No le creo del todo cuando hace historias infantiles
como la maravillosa Hugo que logró un
mundo de fantasía a partir de la vida del cineasta Méliès; eso sí, cuando se trata de plasmar la vida de los italoamericanos y
la violencia alrededor de ellos, es un maestro. Un maestro del cliché porque
dudo que todos sean asesinos en potencia comedores de espagueti.

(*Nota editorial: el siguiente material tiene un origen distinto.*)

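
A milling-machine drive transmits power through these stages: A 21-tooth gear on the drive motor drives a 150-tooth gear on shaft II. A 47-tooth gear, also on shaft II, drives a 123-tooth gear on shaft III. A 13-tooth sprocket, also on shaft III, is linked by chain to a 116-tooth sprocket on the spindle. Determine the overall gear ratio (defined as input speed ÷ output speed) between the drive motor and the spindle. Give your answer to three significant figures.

167

Each stage contributes driven/driver: gear mesh 150/21 = 7.1429, gear mesh 123/47 = 2.617, chain 116/13 = 8.9231.
Overall: 7.1429 × 2.617 × 8.9231 = 166.8.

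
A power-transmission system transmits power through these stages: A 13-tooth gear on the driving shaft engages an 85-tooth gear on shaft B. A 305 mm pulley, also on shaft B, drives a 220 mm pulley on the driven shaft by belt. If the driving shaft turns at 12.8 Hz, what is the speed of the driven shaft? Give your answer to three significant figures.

2.71 Hz

the driving shaft → shaft B (gear mesh, 85/13): 12.8 ÷ 6.5385 = 1.9576 Hz
shaft B → the driven shaft (belt, 220/305): 1.9576 ÷ 0.72131 = 2.714 Hz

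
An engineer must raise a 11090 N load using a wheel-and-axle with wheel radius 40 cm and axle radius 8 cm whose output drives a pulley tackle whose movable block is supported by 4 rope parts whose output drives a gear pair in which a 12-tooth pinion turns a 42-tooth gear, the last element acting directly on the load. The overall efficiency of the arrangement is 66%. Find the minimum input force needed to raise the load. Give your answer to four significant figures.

240.0 N

Wheel-and-axle MA = R/r = 40/8 = 5.
Block-and-tackle MA = number of supporting rope parts = 4.
Gear pair MA = 42/12 = 3.5.
Combined ideal MA = 5 × 4 × 3.5 = 70.
Actual MA = 70 × 0.66 = 46.2.
Effort = load / actual MA = 11090 / 46.2 = 240.04 N.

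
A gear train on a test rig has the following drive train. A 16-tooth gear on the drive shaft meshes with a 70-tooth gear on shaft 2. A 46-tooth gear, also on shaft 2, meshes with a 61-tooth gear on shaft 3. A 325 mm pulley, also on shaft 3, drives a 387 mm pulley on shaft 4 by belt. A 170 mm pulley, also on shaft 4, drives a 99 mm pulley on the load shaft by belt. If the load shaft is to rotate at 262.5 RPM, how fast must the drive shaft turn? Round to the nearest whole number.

Overall ratio R = 4.375 × 1.3261 × 1.1908 × 0.58235 = 4.0231.
Required input speed = output speed × R = 262.5 × 4.0231 = 1056.1 RPM.

1056 RPM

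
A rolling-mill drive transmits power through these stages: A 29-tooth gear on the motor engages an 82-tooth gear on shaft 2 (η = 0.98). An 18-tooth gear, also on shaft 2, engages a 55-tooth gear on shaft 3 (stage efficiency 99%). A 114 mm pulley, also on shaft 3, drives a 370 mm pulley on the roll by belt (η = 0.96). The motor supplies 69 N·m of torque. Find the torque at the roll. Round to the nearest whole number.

1802 N·m

gear mesh 82/29 = 2.8276 → τ = 69·2.8276·0.98 = 191.2 N·m
gear mesh 55/18 = 3.0556 → τ = 191.2·3.0556·0.99 = 578.38 N·m
belt 370/114 = 3.2456 → τ = 578.38·3.2456·0.96 = 1802.1 N·m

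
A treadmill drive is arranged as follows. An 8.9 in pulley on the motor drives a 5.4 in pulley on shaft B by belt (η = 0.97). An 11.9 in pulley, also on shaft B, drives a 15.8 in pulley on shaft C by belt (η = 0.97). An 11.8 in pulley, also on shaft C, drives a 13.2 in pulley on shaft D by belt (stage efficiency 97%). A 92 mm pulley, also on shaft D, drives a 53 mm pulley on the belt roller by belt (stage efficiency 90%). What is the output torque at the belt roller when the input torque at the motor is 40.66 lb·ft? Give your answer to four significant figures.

17.34 lb·ft

After the belt (5.4/8.9): 40.66 × 0.60674 × 0.97 = 23.93 lb·ft
After the belt (15.8/11.9): 23.93 × 1.3277 × 0.97 = 30.819 lb·ft
After the belt (13.2/11.8): 30.819 × 1.1186 × 0.97 = 33.442 lb·ft
After the belt (53/92): 33.442 × 0.57609 × 0.90 = 17.339 lb·ft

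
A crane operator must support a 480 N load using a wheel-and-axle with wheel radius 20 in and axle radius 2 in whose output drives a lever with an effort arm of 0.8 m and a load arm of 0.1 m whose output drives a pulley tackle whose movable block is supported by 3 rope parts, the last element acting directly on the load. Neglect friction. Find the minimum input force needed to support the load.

Wheel-and-axle MA = R/r = 20/2 = 10.
Lever MA = effort arm / load arm = 0.8/0.1 = 8.
Block-and-tackle MA = number of supporting rope parts = 3.
Combined ideal MA = 10 × 8 × 3 = 240.
Effort = load / MA = 480 / 240 = 2 N.

2 N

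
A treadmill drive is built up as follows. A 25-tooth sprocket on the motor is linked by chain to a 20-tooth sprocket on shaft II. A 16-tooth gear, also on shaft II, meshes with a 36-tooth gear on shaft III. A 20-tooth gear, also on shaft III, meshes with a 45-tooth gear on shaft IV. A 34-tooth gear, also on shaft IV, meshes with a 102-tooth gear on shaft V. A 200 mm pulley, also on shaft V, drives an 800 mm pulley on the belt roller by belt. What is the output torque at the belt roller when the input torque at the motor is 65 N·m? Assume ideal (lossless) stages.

3159 N·m

After the chain (20/25): 65 × 0.8 = 52 N·m
After the gear mesh (36/16): 52 × 2.25 = 117 N·m
After the gear mesh (45/20): 117 × 2.25 = 263.25 N·m
After the gear mesh (102/34): 263.25 × 3 = 789.75 N·m
After the belt (800/200): 789.75 × 4 = 3159 N·m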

Por eso, enfrentarme a The Wolf of Wall Street fue una sorpresa porque acá la firma
Scorsese de la violencia sigue vigente pero dejó las balas por las situaciones
inverosímiles de fiesta y excesos de otra minoría estadounidense pero igual de
cutre: los corredores de bolsa de New
York.
Retrata el hambre de un tipo por hacerse
primero de dinero y luego de poder. El protagonista es Jordan Belfort un bróker
venido a menos en las grandes ligas que encuentra su nicho de mercado en las
acciones de a centavo, suficiente para hacerse de dinero a costa de estafas y
malversaciones de bolsa de valores.
En esta película es interpretado por el muso
de Scorsese, Leonardo DiCaprio quien nos ofrece un tipo adicto al poder, al
crecimiento de una empresa ultra rentable, fundada en la estafa a la clase
obrera y en ricos incautos. No se dispara una sola bala en las casi tres horas
de producción, pero el ambiente es de una violencia psicológica que una
balacera hubiera sido excesiva. Como vivir en Guatemala y eso ya no es patria
del entretenimiento, sino de la angustia.

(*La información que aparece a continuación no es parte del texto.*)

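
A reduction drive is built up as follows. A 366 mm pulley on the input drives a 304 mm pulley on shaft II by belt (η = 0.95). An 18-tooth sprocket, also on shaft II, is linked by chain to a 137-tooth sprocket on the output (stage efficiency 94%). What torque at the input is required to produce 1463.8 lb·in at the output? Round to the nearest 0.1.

Overall ratio R = 0.8306 × 7.6111 = 6.3218; overall efficiency η = 0.95 × 0.94 = 0.8930.
Input torque = output torque / (R × η) = 1463.8 / (6.3218 × 0.8930) = 259.29 lb·in.

259.3 lb·in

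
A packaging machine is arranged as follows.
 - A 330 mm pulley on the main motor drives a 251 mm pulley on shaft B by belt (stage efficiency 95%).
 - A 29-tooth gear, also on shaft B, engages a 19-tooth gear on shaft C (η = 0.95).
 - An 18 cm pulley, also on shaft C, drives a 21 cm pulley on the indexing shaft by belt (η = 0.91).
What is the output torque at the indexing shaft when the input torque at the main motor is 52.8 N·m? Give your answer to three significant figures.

25.2 N·m

belt 251/330 = 0.76061 → τ = 52.8·0.76061·0.95 = 38.152 N·m
gear mesh 19/29 = 0.65517 → τ = 38.152·0.65517·0.95 = 23.746 N·m
belt 21/18 = 1.1667 → τ = 23.746·1.1667·0.91 = 25.211 N·m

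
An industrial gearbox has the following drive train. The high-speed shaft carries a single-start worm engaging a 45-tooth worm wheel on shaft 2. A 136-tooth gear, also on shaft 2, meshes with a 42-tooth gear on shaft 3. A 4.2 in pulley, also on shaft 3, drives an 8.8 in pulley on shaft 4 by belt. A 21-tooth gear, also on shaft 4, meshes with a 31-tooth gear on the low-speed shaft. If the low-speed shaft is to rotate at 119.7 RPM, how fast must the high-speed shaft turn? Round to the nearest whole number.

Overall ratio R = 45 × 0.30882 × 2.0952 × 1.4762 = 42.983.
Required input speed = output speed × R = 119.7 × 42.983 = 5145.1 RPM.

5145 RPM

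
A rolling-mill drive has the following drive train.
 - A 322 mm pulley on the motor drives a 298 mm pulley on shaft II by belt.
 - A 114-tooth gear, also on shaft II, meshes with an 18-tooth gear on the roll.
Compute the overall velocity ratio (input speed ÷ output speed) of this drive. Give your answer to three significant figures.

Each stage contributes driven/driver: belt 298/322 = 0.92547, gear mesh 18/114 = 0.15789.
Overall: 0.92547 × 0.15789 = 0.14613.

0.146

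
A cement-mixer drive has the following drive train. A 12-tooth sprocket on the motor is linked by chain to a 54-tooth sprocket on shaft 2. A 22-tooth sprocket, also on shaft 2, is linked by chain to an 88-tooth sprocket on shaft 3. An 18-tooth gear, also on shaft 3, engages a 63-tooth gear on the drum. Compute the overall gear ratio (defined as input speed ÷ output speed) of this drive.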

Verle a DiCaprio como director de la banda del
infierno me ofrece una versión más real del papel que hizo en The Great Gatsby, todo meloso y plástico
como suelen ser los delirios de Baz Luhrmann – pero preciosos, eso sí – del
magnánimo Jay Gatsby que se antepone al megalómano de Jordan Belfort.

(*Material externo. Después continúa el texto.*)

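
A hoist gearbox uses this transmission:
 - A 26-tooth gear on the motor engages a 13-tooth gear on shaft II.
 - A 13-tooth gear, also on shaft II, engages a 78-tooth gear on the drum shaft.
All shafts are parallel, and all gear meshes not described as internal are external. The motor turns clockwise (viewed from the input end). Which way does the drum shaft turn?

the motor → shaft II: external mesh, 1 reversal → CCW.
shaft II → the drum shaft: external mesh, 1 reversal → CW.
2 reversals in total — an even number — so the drum shaft turns the same way as the motor.

clockwise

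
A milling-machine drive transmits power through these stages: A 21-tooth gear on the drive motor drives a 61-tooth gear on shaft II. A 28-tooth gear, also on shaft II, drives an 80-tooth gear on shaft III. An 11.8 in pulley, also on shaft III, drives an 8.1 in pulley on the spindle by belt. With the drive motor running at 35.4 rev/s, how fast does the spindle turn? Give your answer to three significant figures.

6.21 rev/s

the drive motor → shaft II (gear mesh, 61/21): 35.4 ÷ 2.9048 = 12.187 rev/s
shaft II → shaft III (gear mesh, 80/28): 12.187 ÷ 2.8571 = 4.2654 rev/s
shaft III → the spindle (belt, 8.1/11.8): 4.2654 ÷ 0.68644 = 6.2138 rev/s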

Entre estos dos personajes se narra la caída
en picada del sueño americano, Jordan Belfort es Jay Gatsby en drogas, en medio
hay dos guerras mundiales y petróleo. Nos muestra a distiempo, sentencia
talvez, que todo lo bueno termina y “hasta la belleza cansa”, como diría mi
maestro José José.
DiCaprio se ha develado como un tipo brillante
a la hora de personificar seres torturados y la cara bonita que era, es hoy un
lienzo en blanco para colocar las emociones más duras, el desplante más cínico,
los excesos maravillosos del infierno que es el ser humano. ¿Merece un Oscar?
Nunca. Hizo Titanic.
Es un filme emocionante, sin duda, pero no deja de darme ideas de las réplicas que se intentará hacer de esta película en
las altas esferas de chicos que más que buscar dinero - que lo tienen - querrán ser
los Belforts de las fiestas.
No tome mi crítica en el sentido moralista,
sino en el sentido de la influencia de un estilo de vida displicente hacia
todos aquellos que no son iguales a ellos, o fuera del círculo. Los mirreyes del exceso, del fracaso nuestro
como sociedad, la impronta cosificación del otro, el lumpen del oro.
Será gracioso ver a los formadores de opinión
política de este mi país que quieren meter su cuchara hasta en esferas que no
entienden, como la cultura, como condenan este tipo de cine al ver las tomas de
la actores inhalando cocaína, defenestrando al prójimo, cero ética laboral, sexo
puerco e intenso.
Al criticar ese estilo de vida, no caen en
cuenta que ellos mismos son los que propiciaron ese ambiente al pasar encima de
toda ley humana y divina que se haya creado o creará. No entienden tampoco que
hay potros que no se atan y que queman las riendas. Es natural y poco se puede hacer
para meterlos en la gris bolsa de la normativa.
Mientras ellos se somatan el pecho, sus
juniors juegan a ser el canchito DiCaprio y se lanzan en picada a una ciudad
que toma lo que sea al costo que sea. Hasta ganas de aullar me dieron, old sport.